Israel, Palestinians Near Deal on Gaza Foot Crossing

Author: 
Agencies
Publication Date: 
Thu, 2005-08-04 03:00

JERUSALEM, 4 August 2005 — Israel and the Palestinians are near agreement on a foot crossing between Gaza and Egypt after Israel quits the occupied strip, sources close to the talks said yesterday.

A deal on the crossing would advance details of what happens after Israel leaves the Gaza Strip, just two weeks before the pullout starts. Allowing a link to Egypt would help Israel say it bears no responsibility for Gaza after the withdrawal, and Palestinians say the pullout will be incomplete if Israel keeps soldiers at the Egypt border, Gaza’s only land link to anywhere but Israel.
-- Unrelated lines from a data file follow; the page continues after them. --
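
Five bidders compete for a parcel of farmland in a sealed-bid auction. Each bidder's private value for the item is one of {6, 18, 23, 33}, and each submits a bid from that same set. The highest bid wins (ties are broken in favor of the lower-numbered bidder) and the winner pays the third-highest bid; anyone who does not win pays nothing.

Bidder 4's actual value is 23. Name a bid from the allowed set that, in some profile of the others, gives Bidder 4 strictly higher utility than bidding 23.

33

Suppose Bidder 1 bids 6, Bidder 2 bids 6, Bidder 3 bids 6 and Bidder 5 bids 33.
Bid 23: loses, pays 0, utility 0.
Bid 33: wins, pays 6, utility 23 - 6 = 17.
So bidding 33 beats truth here (17 > 0).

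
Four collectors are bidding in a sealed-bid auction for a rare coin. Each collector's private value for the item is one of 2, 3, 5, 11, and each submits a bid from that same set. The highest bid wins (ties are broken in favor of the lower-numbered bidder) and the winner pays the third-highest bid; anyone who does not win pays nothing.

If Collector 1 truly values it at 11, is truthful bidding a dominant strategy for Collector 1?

Yes

Check each profile of the others' bids and compare truth against every alternative bid.
Others bid (2, 2, 11): truth gives 9, best alternative gives 0.
Others bid (2, 11, 2): truth gives 9, best alternative gives 0.
Others bid (11, 2, 2): truth gives 9, best alternative gives 0.
Others bid (2, 3, 11): truth gives 8, best alternative gives 0.
Others bid (2, 11, 3): truth gives 8, best alternative gives 0.
Others bid (3, 2, 11): truth gives 8, best alternative gives 0.
(Remaining 58 profiles checked similarly; truth is weakly best in each.)
In every case the truthful bid is at least as good as any alternative, so it is a dominant strategy.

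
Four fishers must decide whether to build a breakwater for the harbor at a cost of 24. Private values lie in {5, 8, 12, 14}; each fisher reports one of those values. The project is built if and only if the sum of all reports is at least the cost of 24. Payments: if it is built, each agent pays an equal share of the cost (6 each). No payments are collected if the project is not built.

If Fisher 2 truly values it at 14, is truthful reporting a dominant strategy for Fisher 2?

Check each profile of the others' reports and compare truth against every alternative report.
Others report (5, 5, 5): truth gives 8, best alternative gives 8.
Others report (5, 5, 8): truth gives 8, best alternative gives 8.
Others report (5, 5, 12): truth gives 8, best alternative gives 8.
Others report (5, 5, 14): truth gives 8, best alternative gives 8.
Others report (5, 8, 5): truth gives 8, best alternative gives 8.
Others report (5, 8, 8): truth gives 8, best alternative gives 8.
(Remaining 58 profiles checked similarly; truth is weakly best in each.)
In every case the truthful report is at least as good as any alternative, so it is a dominant strategy.

Yes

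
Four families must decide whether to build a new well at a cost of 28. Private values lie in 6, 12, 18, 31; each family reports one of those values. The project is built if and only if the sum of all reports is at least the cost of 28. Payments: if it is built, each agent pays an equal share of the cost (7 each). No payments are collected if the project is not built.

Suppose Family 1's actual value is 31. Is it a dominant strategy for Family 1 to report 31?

Yes

Check each profile of the others' reports and compare truth against every alternative report.
Others report (6, 6, 6): truth gives 24, best alternative gives 24.
Others report (6, 6, 12): truth gives 24, best alternative gives 24.
Others report (6, 6, 18): truth gives 24, best alternative gives 24.
Others report (6, 6, 31): truth gives 24, best alternative gives 24.
Others report (6, 12, 6): truth gives 24, best alternative gives 24.
Others report (6, 12, 12): truth gives 24, best alternative gives 24.
(Remaining 58 profiles checked similarly; truth is weakly best in each.)
In every case the truthful report is at least as good as any alternative, so it is a dominant strategy.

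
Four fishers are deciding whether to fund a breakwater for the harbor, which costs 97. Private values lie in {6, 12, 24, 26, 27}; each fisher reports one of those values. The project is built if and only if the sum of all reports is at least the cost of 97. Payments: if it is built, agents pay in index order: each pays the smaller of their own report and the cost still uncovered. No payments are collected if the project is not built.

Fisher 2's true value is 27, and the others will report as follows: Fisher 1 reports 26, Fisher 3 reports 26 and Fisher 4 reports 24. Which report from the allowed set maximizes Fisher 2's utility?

24

Report 6: project not built, utility 0.
Report 12: project not built, utility 0.
Report 24: project built, pays 24, utility 27 - 24 = 3.
Report 26: project built, pays 26, utility 27 - 26 = 1.
Report 27: project built, pays 27, utility 27 - 27 = 0.
The best choice is 24 with utility 3.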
Israel had earlier said it was ready for troops to leave the land between the Gaza Strip and Egypt, but had wanted to ensure there was no security threat. The current proposal is for there to be no Israeli troops at the crossing, but European observers would monitor passports and give information to Israel, one of the sources said.

“We are very close to an understanding or to a compromise by which pedestrian traffic will continue to go through the Egyptian-Palestinian terminal with a European third party there,” the source said, asking not to be named.

Meanwhile, thousands of Israeli ultra-rightists rallying against an impending Gaza withdrawal planned to march over the border to Jewish settlements in the occupied land yesterday, a procession police vowed to block. Tents dotted a wood in the southwest town of Ofakim where far-right religious activists — mainly families with young children and groups of teenagers — camped out after a peaceful demonstration near Gaza’s frontier on Tuesday.

A tense confrontation loomed as 15,000 Israeli police deployed around Ofakim and on access routes to the border crossing to Gaza’s main settlement bloc 20 km (12 miles) away. Around 30 protesters were briefly detained before dawn yesterday after slipping past roadblocks and trying to breach the frontier point early in an apparent test of police resolve.

Islamic Jihad, meanwhile, announced it was halting its rocket attacks against Israel, after a rocket fired toward an Israeli town fell short and killed a six-year-old Palestinian boy in the northern Gaza Strip.

The Palestinian militant group denied it was one of its rockets that killed Yasser Al-Ashqar. It said it took the decision to suspend the attacks several days ago in order to ensure Israel’s planned pullout from the occupied territory proceeds without disruption. “The Jerusalem Brigades leadership had given orders to all its groups to stop firing rockets to preserve the Palestinian national project at this delicate and decisive stage of history, and to give a chance for a Zionist departure from our dear Gaza Strip in (conditions of) calm,” Islamic Jihad said.